O sono ruim deixa marcas. Não apenas no seu rosto. Na sua cabeça. O sono REM não consiste em cochilar. Ele processa a emoção. Adapta-se ao estresse. Isso reconstrói a mente. Quebre isso e você atrairá ansiedade. Depressão. TEPT.
Uma equipe da Universidade do Texas em Austin mudou o jogo. Eles construíram um patch. Chamado NEUSLeeP. Sem pílulas. Sem bisturis. Apenas um adesivo na sua pele que fala com o seu cérebro.
Como funciona
O patch é macio. Fica na pele. Combina ultrassom com eletrodos. Pense nisso como um empurrãozinho suave de fora para dentro. O ultrassom atinge regiões profundas do cérebro ligadas ao REM. Os eletrodos monitoram a resposta. Os dados em tempo real fluem de volta.
“Esta é a primeira vez que conseguimos atingir de forma não invasiva regiões profundas do sono REM enquanto monitoramos simultaneamente”, diz Kai Wing “Kevin” Tang. Ele liderou o esforço. Um recente Ph.D. graduado pela UT Austin.
Seu conselheiro Huiliang “Evan” Wang vê potencial.
“Nossos adesivos NEUSLeeP fixados na pele abrem novas possibilidades para tratamento domiciliar.”
Não é apenas um truque de laboratório. Foi construído para a sala de estar.
Os resultados importam
Funcionou? Sim.
Eles testaram em 28 pessoas. Publicado em Nature Communications. Os números saltam à vista.
- Os usuários atingem o sono REM 43 minutos mais rápido.
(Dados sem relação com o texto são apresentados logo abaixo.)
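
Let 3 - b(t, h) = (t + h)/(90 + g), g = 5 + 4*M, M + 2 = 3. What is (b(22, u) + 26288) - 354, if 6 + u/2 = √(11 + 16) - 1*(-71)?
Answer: 2567611/99 - 2*√3/33 ≈ 25935.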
- Eles permaneceram nele 16 minutos a mais.
Tanto pessoas com sono saudável quanto aquelas com problemas de sono viram o impulso. O conforto também importava. As pessoas gostavam de usá-lo. Poucos efeitos colaterais.
Os benefícios vão além do tempo. Usuários saudáveis apresentaram melhor variabilidade da frequência cardíaca. Um sinal importante de como seu corpo lida com o estresse. As varreduras cerebrais mostraram mudanças nos circuitos emocionais.
“REM é uma reinicialização emocional”, explica Gregory Fonzo. Ele é professor de psiquiatria na Dell Medical School e co-PI no estudo. “Ao aumentar o REM, ajudamos as pessoas a lidar com o estresse.”
Esse é o objetivo. Melhor resiliência. Medicamentos atuais? Eles têm efeitos colaterais. Eles não têm como alvo o REM diretamente. Terapia comportamental? Ajuda, mas bate na parede. Este dispositivo pode preencher essa lacuna.
O que vem a seguir
Estes são os primeiros dias. Ensaios maiores são necessários.
Os pesquisadores planejam ter como alvo o PTSD. Insônia crônica. Depressão. Eles querem provar que funciona em cérebros quebrados e não apenas em cérebros cansados.
A visão é ampla.
“Vislumbramos um futuro onde os pacientes com saúde mental possam otimizar o sono de forma não invasiva.”
O Dr. Vincent Mysliwiec colocou dessa forma. Um especialista em distúrbios do sono da UT Health San Antonio.
Patentes são arquivadas. A unidade de comercialização da UT, “Discovery to Impact”, está trabalhando para trazê-lo ao mercado.
Isso substituirá a terapia? Talvez não. Isso mudará a forma como pensamos sobre o tratamento de traumas? Provável. A tecnologia existe agora. O adesivo adere à pele. Isso estimula. Ele observa. Ele escuta.
A questão permanece se nossos corpos nos agradecerão. Ou apenas adapte novamente.